SemiDFL: A Semi-Supervised Paradigm for Decentralized Federated Learning
Xinyang Liu, Pengchao Han, Xuan Li, Bo Liu
TL;DR
SemiDFL tackles the challenge of semi-supervised learning in decentralized federated learning where clients hold diverse labeled and unlabeled data under highly non-IID conditions. It introduces consensus in both model and data spaces by combining neighborhood pseudo-labeling, a diffusion-model based consensus for data synthesis, and adaptive aggregation to fuse neighbor models based on synthesized-data performance. The approach yields a unified consensus data space via diffusion-generated samples and a consensus model space through adaptive neighbor weighting, leading to improved classifier training without sharing raw data.
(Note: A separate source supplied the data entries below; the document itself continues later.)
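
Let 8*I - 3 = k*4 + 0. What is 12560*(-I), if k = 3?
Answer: -23550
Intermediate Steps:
I = 15/8 (I = 3/8 + (3*4 + 0)/8 = 3/8 + (12 + 0)/8 = 3/8 + (⅛)*12 = 3/8 + 3/2 = 15/8 ≈ 1.8750)
12560*(-I) = 12560*(-1*15/8) = 12560*(-15/8) = -23550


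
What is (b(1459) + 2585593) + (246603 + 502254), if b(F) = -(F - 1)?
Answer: 3332992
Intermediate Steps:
b(F) = 1 - F (b(F) = -(-1 + F) = 1 - F)
(b(1459) + 2585593) + (246603 + 502254) = ((1 - 1*1459) + 2585593) + (246603 + 502254) = ((1 - 1459) + 2585593) + 748857 = (-1458 + 2585593) + 748857 = 2584135 + 748857 = 3332992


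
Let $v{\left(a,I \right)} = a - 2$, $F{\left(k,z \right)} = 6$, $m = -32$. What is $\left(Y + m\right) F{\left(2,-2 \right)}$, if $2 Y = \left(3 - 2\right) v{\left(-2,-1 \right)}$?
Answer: $-204$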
Extensive experiments on MNIST, Fashion-MNIST, and CIFAR-10 demonstrate that SemiDFL consistently outperforms existing SSL baselines in DFL settings and closely approaches the centralized upper bound, highlighting its practical potential for privacy-preserving, scalable SSL in distributed systems.
Abstract
Decentralized federated learning (DFL) realizes cooperative model training among connected clients without relying on a central server, thereby mitigating communication bottlenecks and eliminating the single-point failure issue present in centralized federated learning (CFL). Most existing work on DFL focuses on supervised learning, assuming each client possesses sufficient labeled data for local training. However, in real-world applications, much of the data is unlabeled. We address this by considering a challenging yet practical semisupervised learning (SSL) scenario in DFL, where clients may have varying data sources: some with few labeled samples, some with purely unlabeled data, and others with both. In this work, we propose SemiDFL, the first semi-supervised DFL method that enhances DFL performance in SSL scenarios by establishing a consensus in both data and model spaces. Specifically, we utilize neighborhood information to improve the quality of pseudo-labeling, which is crucial for effectively leveraging unlabeled data. We then design a consensusbased diffusion model to generate synthesized data, which is used in combination with pseudo-labeled data to create mixed datasets. Additionally, we develop an adaptive aggregation method that leverages the model accuracy of synthesized data to further enhance SemiDFL performance. Through extensive experimentation, we demonstrate the remarkable performance superiority of the proposed DFL-Semi method over existing CFL and DFL schemes in both IID and non-IID SSL scenarios.